Leonardo – die wichtigsten Neuerscheinungen

Von Leonardos Lebensweg in der Renaissance erzählt sehr anschaulich ein ausgewiesener Kenner: Der in Zürich lehrende Historiker Bernd Roeck (siehe Interview) schildert die bahnbrechenden Ideen und die erfolgreiche Karriere ebenso wie den Alltag, die Umwälzungen und den Geist einer Epoche. (Bernd Roeck: Leonardo. Der Mann, der alles wissen wollte; 429 S., C. H. Beck, München 2019, 28,– €, erscheint am 14. Februar)

Der Journalist Walter Isaacson, Autor vieler biografischer Bestseller, feiert in seinem Leonardo-Porträt dessen forschende Kreativität, die künstlerische Arbeit und naturwissenschaftliche Studien gleichermaßen befeuerte. (Walter Isaacson: Leonardo da Vinci. Die Biografie; 752 S., Propyläen, Berlin 2018, 39,– €)

Volker Reinhardt, Frühneuzeithistoriker, widmet sich in seiner Biografie dem subversiven Außenseiter Leonardo, dessen intellektueller und künstlerischer Eigensinn kritisch gegen Christentum und Humanismus gerichtet war. (Volker Reinhardt: Leonardo da Vinci. Das Auge der Welt; 383 S., C. H. Beck, München 2018, 28,– €)

Kia Vahland, Redakteurin der Süddeutschen Zeitung, befasst sich in ihrer Biografie vor allem mit dem malerischen Werk, das immer wieder um weibliche Figuren kreist. (Kia Vahland: Leonardo da Vinci und die Frauen. Eine Künstlerbiographie; 350 S., Insel, Berlin 2019, 26,– €, erscheint am 11. März)

Wieder aufgelegt wurde das prächtige, umfassend informierende Standardwerk des Leipziger Kunsthistorikers Frank Zöllner (siehe S. 45) zu sämtlichen Gemälden Leonardos, jetzt ergänzt um ein neues, ausführliches Vorwort zum umstrittenen Salvator Mundi. (Frank Zöllner: Leonardo da Vinci 1452–1519. Sämtliche Gemälde; 272 S., Taschen, Köln 2018, 30,– €)

200 Zeichnungen aus den Beständen der Royal Collection auf Windsor Castle präsentiert Michael Clayton , Leiter der dortigen grafischen Sammlungen und einer der führenden Experten für Leonardos zeichnerisches Werk, in einem glänzenden Katalog. (Michael Clayton: Leonardo da Vinci.
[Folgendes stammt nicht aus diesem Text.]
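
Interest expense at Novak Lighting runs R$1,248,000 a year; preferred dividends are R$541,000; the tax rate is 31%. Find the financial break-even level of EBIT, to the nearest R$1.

Preferred dividends are paid after tax, so their pre-tax equivalent is R$541,000 ÷ (1 − 0.31) = R$784,057.97.
EPS = 0 when EBIT covers interest plus the pre-tax preferred burden: R$1,248,000 + R$784,057.97 = R$2,032,057.97.

R$2,032,058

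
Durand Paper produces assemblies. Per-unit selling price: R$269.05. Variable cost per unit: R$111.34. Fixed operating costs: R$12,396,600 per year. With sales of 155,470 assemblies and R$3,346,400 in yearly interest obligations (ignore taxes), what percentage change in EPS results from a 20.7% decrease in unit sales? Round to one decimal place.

-57.8%

Contribution at this volume is 155,470 × R$157.71 = R$24,519,173.70.
EBIT = R$24,519,173.70 − R$12,396,600 = R$12,122,573.70.
Interest = R$3,346,400.00, so EBIT − I = R$8,776,173.70.
DCL = total CM / (EBIT − I) = R$24,519,173.70 / R$8,776,173.70 = 2.7938.
%ΔEPS = DCL × %ΔSales = 2.7938 × -20.7% = -57.8%.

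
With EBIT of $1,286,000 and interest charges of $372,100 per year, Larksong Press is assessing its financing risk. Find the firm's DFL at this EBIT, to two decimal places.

Annual interest charges come to $372,100.00.
DFL = EBIT ÷ (EBIT − I) = $1,286,000 ÷ ($1,286,000 − $372,100.00) = $1,286,000 ÷ $913,900.00 = 1.4072.

1.41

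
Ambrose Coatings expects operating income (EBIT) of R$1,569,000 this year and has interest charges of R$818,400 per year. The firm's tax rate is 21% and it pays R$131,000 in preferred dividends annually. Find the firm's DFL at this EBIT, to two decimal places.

Annual interest charges come to R$818,400.00.
Pre-tax preferred-dividend burden = R$131,000 ÷ (1 − 0.21) = R$165,822.78.
DFL = EBIT ÷ [EBIT − I − D_p/(1−t)] = R$1,569,000 ÷ [R$1,569,000 − R$818,400.00 − R$165,822.78] = R$1,569,000 ÷ R$584,777.22 = 2.6831.

2.68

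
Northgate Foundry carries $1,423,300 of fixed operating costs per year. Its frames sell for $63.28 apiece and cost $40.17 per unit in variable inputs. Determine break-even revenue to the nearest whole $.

CM per unit = $63.28 − $40.17 = $23.11; CM ratio = $23.11 / $63.28 = 0.3652.
Break-even sales = FC ÷ CM ratio = $1,423,300 × $63.28 / $23.11 = $3,897,292.

$3,897,292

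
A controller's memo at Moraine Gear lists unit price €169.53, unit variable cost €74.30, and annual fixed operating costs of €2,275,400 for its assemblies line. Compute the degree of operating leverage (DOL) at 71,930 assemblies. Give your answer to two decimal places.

1.50

Contribution at this volume is 71,930 × €95.23 = €6,849,893.90.
EBIT = €6,849,893.90 − €2,275,400 = €4,574,493.90.
So DOL = total CM / EBIT = €6,849,893.90 / €4,574,493.90 = 1.4974.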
Das Genie als Zeichner; 200 Werke aus der Royal Collection, 256 S., Belser, Stuttgart 2018, 39,90 €)

Und wo ist was zu sehen?

In Frankreich

Die Retrospektive zum Leonardo-Jahr zeigt der Louvre in Paris, mit Leihgaben aus aller Welt (wenngleich mit den Uffizien in Florenz, die den größten Leonardo-Bestand beheimaten, noch intensiv verhandelt wird). Genaue Termine gibt es noch nicht, wahrscheinlich beginnt die Ausstellung im September.

An der Loire, wo Leonardo vor 500 Jahren im Schloss Clos Lucé in Amboise stirbt, gibt es ein großes Festival zu Ehren des Meisters – weitgehend ohne originale Werke (www.vivadavinci2019.fr).

In Großbritannien

Die Royal Collection mit ihrem großartigen Bestand an Leonardo-Zeichnungen wird zunächst an zwölf Orten im Königreich gezeigt (vom 1. Februar bis zum 6. Mai). Über 200 Blätter sind anschließend vom 24. Mai bis zum 13. Oktober im Buckingham Palace in London zu sehen (www.rct.uk).

In Deutschland

Als einziges deutsches Museum besitzt die Alte Pinakothek in München ein Gemälde von Leonardo, die Madonna mit der Nelke. Noch bis zum 2. Februar ist das Werk im Rahmen einer großen Ausstellung über Florenz und seine Maler zu sehen.

Eine weitere Möglichkeit, sich mit Originalen von Leonardo zu beschäftigen, bieten zahlreiche Kupferstichkabinette, etwa das der Hamburger Kunsthalle, der Albertina in Wien oder der Preußen-Stiftung in Berlin. Man kann sich dort nach Anmeldung einzelne Grafiken oder Zeichnungen vorlegen lassen.